Very long story short, two year old George has been hospitalized with bacterial meningitis since November 7th. We started at Urgent Care, were sent to the ER, admitted to Intensive Care, and then to a regular hospital room. He was a really, really sick little guy. After two weeks, he has recovered from the infection, but is still physically weak, and can’t sit or stand on his own. Today we were transferred to another hospital that has inpatient pediatric physical therapy. We expect to be here 1-3 weeks.
So here we go, beginning our third week and second location of George’s hospitalization. I’m grateful for so much that’s happened over these days, and especially for all the people who have supported us with prayers and our other needs, practical and medical.
As if having a two year old hospitalized with meningitis wasn’t exciting enough, while George has been sick we also lost our entire flock of thirteen chickens to coyotes, had car trouble, our only house phone quit working so we couldn’t call home, all of our first floor toilets backed up and spewed blue plaster all over the floors during our long-scheduled pool re-plastering, and our kid thought he had broken his arm and got an X-ray (but it turned out he just had a case of his friend Charlie having a cast).
There has been logistical craziness, and a decided lack of Dr. Pepper (so many doctors, none of them Pepper), but we’ve had beautiful moments, and have found help and work arounds for almost everything, from homeschooling, to getting to the school play, to celebrating a family birthday, nameday, and baptism day all in the hospital courtyard. But, of course, none of it is *exactly* how I would want it.

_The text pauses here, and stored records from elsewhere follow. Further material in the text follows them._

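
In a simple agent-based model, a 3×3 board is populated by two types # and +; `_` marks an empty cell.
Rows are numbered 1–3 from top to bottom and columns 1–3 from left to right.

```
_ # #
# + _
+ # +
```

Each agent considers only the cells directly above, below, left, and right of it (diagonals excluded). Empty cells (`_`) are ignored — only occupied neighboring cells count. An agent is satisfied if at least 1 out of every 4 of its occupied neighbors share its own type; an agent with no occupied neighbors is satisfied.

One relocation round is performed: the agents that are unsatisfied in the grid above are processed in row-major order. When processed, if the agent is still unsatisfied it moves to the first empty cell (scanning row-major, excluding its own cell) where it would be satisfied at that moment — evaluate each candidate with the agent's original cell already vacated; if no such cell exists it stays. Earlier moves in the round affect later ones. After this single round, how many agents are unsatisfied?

0

Initially unsatisfied (in order): (2,1), (2,2), (3,1), (3,2), (3,3).
  (2,1) → (1,1).
  (2,2) → (2,1).
  (3,1): now satisfied by earlier moves; stays.
  (3,2) → (2,2).
  (3,3): now satisfied by earlier moves; stays.
Resulting grid:
# # #
+ # _
+ _ +
All satisfied now.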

It’s been a real lesson in the virtues of humility and acceptance and detachment. The humility to request and accept help. The acceptance of my life as it is at this moment. Detachment from even good things. I had to laugh at myself and my Advent-of-waiting-loving-heart when we walked through the new hospital entryway today and it is a full-blown, amusement park-level Christmas wonderland in here on November 21st. 😦🤷♀️😆
I get to admit to myself that the internet keeps spinning even without me having time to write blog posts about my five favorite nursing dresses, and our St. Nicholas book stack (and these St. Nicholas chocolate coins!), and our new Advent family traditions.
Those will have to get written up some other time, along with a recap of how this all went down with George. And maybe I’ll come up with some hospital living tips. But probably not. I’m not feeling very expert at this.
I can’t thank you all enough for your prayers for our family!